Viel mehr als eine Salami und etwas Brot konnte Jozef nicht in das Zimmer schmuggeln. Zu Kräften musste sein Freund schon allein kommen. Irgendwie. Als er am Bett von Friedrich saß, fiel ihm wieder ein, was er vor wenigen Tagen gehört hatte. Angeblich wurden tausende von Kriegsgefangenen in Straf- und Arbeitslager nach Sibirien transportiert. Doch Jozef behielt das für sich, er wollte den kranken Friedrich nicht unnötig ängstigen. Längst waren die ersten Transporte unterwegs, nur seine Erkrankung hat Friedrich vorerst vor der Deportation gerettet.

Menschen wachsen in Extremsituationen zusammen. Und so kam es, dass sich zwischen dem Aufseher Jozef und dem Gefangenen Friedrich eine enge, ganz eigene Freundschaft entwickelte. Eine hinter den Mauern eines Gefangenenlagers. Fernab des Leids der vergangenen Jahre und fernab der bestehenden Ängste und der noch bevorstehenden Schicksale. Argwöhnisch von den anderen beobachtet, fanden Jozef und Friedrich eine Ebene, die für niemanden sonst erreichbar gewesen wäre. Diese Freundschaft, in den wenigen Monaten so intensiv gelebt, schenkte den beiden darüber hinaus jede Menge Trost. Sie ersetzten gegenseitig die Familie des anderen. Und die Freunde, von denen niemand so genau wusste, ob sie noch leben.

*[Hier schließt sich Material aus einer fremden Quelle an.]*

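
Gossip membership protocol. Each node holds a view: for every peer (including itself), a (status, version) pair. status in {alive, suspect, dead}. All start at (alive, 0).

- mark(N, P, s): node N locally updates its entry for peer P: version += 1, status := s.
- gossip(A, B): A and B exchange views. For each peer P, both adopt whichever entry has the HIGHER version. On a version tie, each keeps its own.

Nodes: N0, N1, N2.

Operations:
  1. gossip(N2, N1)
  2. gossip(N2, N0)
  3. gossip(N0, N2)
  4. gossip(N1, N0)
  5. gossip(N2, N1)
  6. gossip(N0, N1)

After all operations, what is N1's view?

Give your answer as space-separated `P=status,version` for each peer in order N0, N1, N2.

Op 1: gossip N2<->N1 -> N2.N0=(alive,v0) N2.N1=(alive,v0) N2.N2=(alive,v0) | N1.N0=(alive,v0) N1.N1=(alive,v0) N1.N2=(alive,v0)
Op 2: gossip N2<->N0 -> N2.N0=(alive,v0) N2.N1=(alive,v0) N2.N2=(alive,v0) | N0.N0=(alive,v0) N0.N1=(alive,v0) N0.N2=(alive,v0)
Op 3: gossip N0<->N2 -> N0.N0=(alive,v0) N0.N1=(alive,v0) N0.N2=(alive,v0) | N2.N0=(alive,v0) N2.N1=(alive,v0) N2.N2=(alive,v0)
Op 4: gossip N1<->N0 -> N1.N0=(alive,v0) N1.N1=(alive,v0) N1.N2=(alive,v0) | N0.N0=(alive,v0) N0.N1=(alive,v0) N0.N2=(alive,v0)
Op 5: gossip N2<->N1 -> N2.N0=(alive,v0) N2.N1=(alive,v0) N2.N2=(alive,v0) | N1.N0=(alive,v0) N1.N1=(alive,v0) N1.N2=(alive,v0)
Op 6: gossip N0<->N1 -> N0.N0=(alive,v0) N0.N1=(alive,v0) N0.N2=(alive,v0) | N1.N0=(alive,v0) N1.N1=(alive,v0) N1.N2=(alive,v0)

Answer: N0=alive,0 N1=alive,0 N2=alive,0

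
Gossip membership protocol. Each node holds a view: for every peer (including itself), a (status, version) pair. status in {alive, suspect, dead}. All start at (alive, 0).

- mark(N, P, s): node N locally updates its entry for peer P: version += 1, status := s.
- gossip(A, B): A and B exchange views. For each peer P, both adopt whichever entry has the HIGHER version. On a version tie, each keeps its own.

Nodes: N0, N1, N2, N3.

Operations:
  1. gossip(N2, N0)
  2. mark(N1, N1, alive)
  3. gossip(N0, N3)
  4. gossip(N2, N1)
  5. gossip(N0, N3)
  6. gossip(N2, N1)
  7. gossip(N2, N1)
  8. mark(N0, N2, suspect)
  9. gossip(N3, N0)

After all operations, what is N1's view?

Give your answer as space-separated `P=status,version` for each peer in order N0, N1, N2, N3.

Op 1: gossip N2<->N0 -> N2.N0=(alive,v0) N2.N1=(alive,v0) N2.N2=(alive,v0) N2.N3=(alive,v0) | N0.N0=(alive,v0) N0.N1=(alive,v0) N0.N2=(alive,v0) N0.N3=(alive,v0)
Op 2: N1 marks N1=alive -> (alive,v1)
Op 3: gossip N0<->N3 -> N0.N0=(alive,v0) N0.N1=(alive,v0) N0.N2=(alive,v0) N0.N3=(alive,v0) | N3.N0=(alive,v0) N3.N1=(alive,v0) N3.N2=(alive,v0) N3.N3=(alive,v0)
Op 4: gossip N2<->N1 -> N2.N0=(alive,v0) N2.N1=(alive,v1) N2.N2=(alive,v0) N2.N3=(alive,v0) | N1.N0=(alive,v0) N1.N1=(alive,v1) N1.N2=(alive,v0) N1.N3=(alive,v0)
Op 5: gossip N0<->N3 -> N0.N0=(alive,v0) N0.N1=(alive,v0) N0.N2=(alive,v0) N0.N3=(alive,v0) | N3.N0=(alive,v0) N3.N1=(alive,v0) N3.N2=(alive,v0) N3.N3=(alive,v0)
Op 6: gossip N2<->N1 -> N2.N0=(alive,v0) N2.N1=(alive,v1) N2.N2=(alive,v0) N2.N3=(alive,v0) | N1.N0=(alive,v0) N1.N1=(alive,v1) N1.N2=(alive,v0) N1.N3=(alive,v0)
Op 7: gossip N2<->N1 -> N2.N0=(alive,v0) N2.N1=(alive,v1) N2.N2=(alive,v0) N2.N3=(alive,v0) | N1.N0=(alive,v0) N1.N1=(alive,v1) N1.N2=(alive,v0) N1.N3=(alive,v0)
Op 8: N0 marks N2=suspect -> (suspect,v1)
Op 9: gossip N3<->N0 -> N3.N0=(alive,v0) N3.N1=(alive,v0) N3.N2=(suspect,v1) N3.N3=(alive,v0) | N0.N0=(alive,v0) N0.N1=(alive,v0) N0.N2=(suspect,v1) N0.N3=(alive,v0)

Answer: N0=alive,0 N1=alive,1 N2=alive,0 N3=alive,0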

Während die Lagerleitung bereits weitere Züge nach Sibirien auf den Weg schickte, planten Jozef und Friedrich noch auf dem Krankenbett ein Fußballspiel. Gefangene und Wachsoldaten sollten gemeinsam antreten, ihr Heimweh für ein paar Stunden vergessen. Während sich Friedrich langsam wieder erholte, organisierte Jozef tatsächlich ein Fußballspiel in einem sowjetischen Kriegsgefangenenlager – und einen Lederball. Die ungewöhnliche Begegnung hatte etwas befreiendes, alle liefen, als wollten sie der Kriegsgefangenschaft zu Fuß entkommen. Sie kombinierten, sie dribbelten, sie schlenzten und sie zauberten. Vor allem einer zauberte: Friedrich – und er verzauberte damit wohl auch den Lagerkommandanten Alexander Schukow. Der hatte von Jozef längst erfahren, um wen es sich bei dem brillanten Techniker handelt.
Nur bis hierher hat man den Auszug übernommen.